Eleanor was alone on the _loggia_. It was past eight o'clock, and the trees in the courtyard and along the road were alive with fire-flies. Overhead was the clear incomparable sky, faintly pricked with the first stars. Someone was singing 'Santa Lucia' in the distance; and there was the twanging of a guitar.
'Shall I go away?' he said, standing beside her. 'You wished me to come. But you are fatigued.'
She gave him her hand languidly.
'Don't go, Father. But let me rest a little.'
'Pay me no attention,' he said. 'I have my office.'
He took out his breviary, and there was silence.

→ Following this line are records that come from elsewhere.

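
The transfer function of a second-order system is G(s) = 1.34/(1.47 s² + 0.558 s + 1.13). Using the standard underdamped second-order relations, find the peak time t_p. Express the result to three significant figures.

t_p ≈ 3.67 s

Dividing through by 1.47: denominator becomes s² + 0.3796 s + 0.7687.
So ω_n = √0.7687 = 0.877 rad/s and ζ = 0.3796/(2·0.877) = 0.216.
ω_d = 0.877·√(1 − 0.216²) = 0.856 rad/s. t_p = π/ω_d = 3.67 s.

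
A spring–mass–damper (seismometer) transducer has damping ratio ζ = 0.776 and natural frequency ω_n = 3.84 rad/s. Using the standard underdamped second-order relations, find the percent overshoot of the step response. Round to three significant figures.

For an underdamped second-order system, %OS = 100·exp(−πζ/√(1−ζ²)).
πζ/√(1−ζ²) = π·0.776/√(1−0.602) = 3.865, so %OS = 100·e^(−3.865) = 2.10%.

%OS ≈ 2.10%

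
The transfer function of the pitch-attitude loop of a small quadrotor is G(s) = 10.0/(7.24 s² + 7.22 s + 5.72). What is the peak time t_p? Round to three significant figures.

Dividing through by 7.24: denominator becomes s² + 0.9972 s + 0.7901.
So ω_n = √0.7901 = 0.889 rad/s and ζ = 0.9972/(2·0.889) = 0.561.
The damped frequency ω_d = ω_n√(1−ζ²) = 0.736 rad/s. t_p = π/ω_d = 4.27 s.

t_p ≈ 4.27 s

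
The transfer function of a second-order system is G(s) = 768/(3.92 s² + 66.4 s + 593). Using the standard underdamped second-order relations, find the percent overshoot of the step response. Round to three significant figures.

%OS ≈ 5.06%

Dividing through by 3.92: denominator becomes s² + 16.94 s + 151.3.
So ω_n = √151.3 = 12.3 rad/s and ζ = 16.94/(2·12.3) = 0.689.
%OS = 100·exp(−πζ/√(1−ζ²)) = 5.06%.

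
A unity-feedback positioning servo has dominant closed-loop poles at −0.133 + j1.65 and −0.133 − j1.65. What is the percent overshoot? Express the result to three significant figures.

%OS ≈ 77.6%

|pole| = ω_n = √(0.133² + 1.65²) = 1.66 rad/s; ζ = cos θ = σ/ω_n = 0.0803.
Overshoot: exp(−π·0.0803/√(1−0.0803²)) = 0.776, i.e. 77.6%.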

After a while, when he could no longer see even the red letters of his little book and was trusting entirely to memory, Eleanor said, with a sudden clearness of voice,--
A strange thing happened to me to-day, Father. I thought I would tell you. For many many years I have been haunted by a kind of recurrent vision. I think it must have come, to begin with, from the influence of a clergyman--a very stern, imaginative, exacting man--who prepared me for confirmation. Suddenly I see the procession of the Cross; the Lord in front, with the Crown of Thorns dripping with blood; the thieves following; the crowd, the daughters of Jerusalem. Nothing but that--but always very vivid, the colours as bright as the colours of a Van Eyck--and bringing with it an extraordinary sense of misery and anguish--of everything that one wants to forget and refuse in life. The man to whom I trace it was a saint, but a forbidding one. He made me afraid of him; afraid of Christianity. I believed, but I never loved. And when his influence was withdrawn, I threw it all behind me, in a great hurry. But this impression remained--like a nightmare. I remember the day I was presented; there, in the midst of all the feathers and veils and coronets, was the vision,--and the tumult of ghastly and crushing thoughts that spread from it. I remember hating Christianity that day; and its influence in the world.

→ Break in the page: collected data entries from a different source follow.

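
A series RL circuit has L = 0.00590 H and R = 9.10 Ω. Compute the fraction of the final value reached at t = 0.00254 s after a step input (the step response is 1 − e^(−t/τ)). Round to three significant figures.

τ = L/R = 0.00590/9.10 = 0.000648 s.
y(t)/y_∞ = 1 − e^(−t/τ) = 1 − e^(−0.00254/0.000648) = 1 − e^(−3.92) = 0.980.

y/y_∞ ≈ 0.980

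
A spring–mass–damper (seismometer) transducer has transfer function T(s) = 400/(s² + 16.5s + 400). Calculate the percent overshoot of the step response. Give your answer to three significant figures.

%OS ≈ 24.1%

ω_n = √400 = 20.0 rad/s; ζ = 16.5/(2·20.0) = 0.412.
%OS = 100 e^{−πζ/√(1−ζ²)} with ζ = 0.412 gives 24.1%.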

'Last night, just before the dawn, I looked out; and there was the vision again, sweeping over the forests, and up into the clouds that hung over Monte Amiata. And I hated it no more. There was no accompanying horror. It seemed to me as natural as the woods; as the just-kindling light. And my own soul seemed to be rapt into the procession--the dim and endless procession of all times and nations--and to pass away with it,--I knew not where....
Her voice fell softly, to a note of dream.
'That was an omen,' he said, after a pause, 'an omen of peace.'
'I don't know,--but it soothed! As to what may be _true_, Father,--you can't be certain any more than I!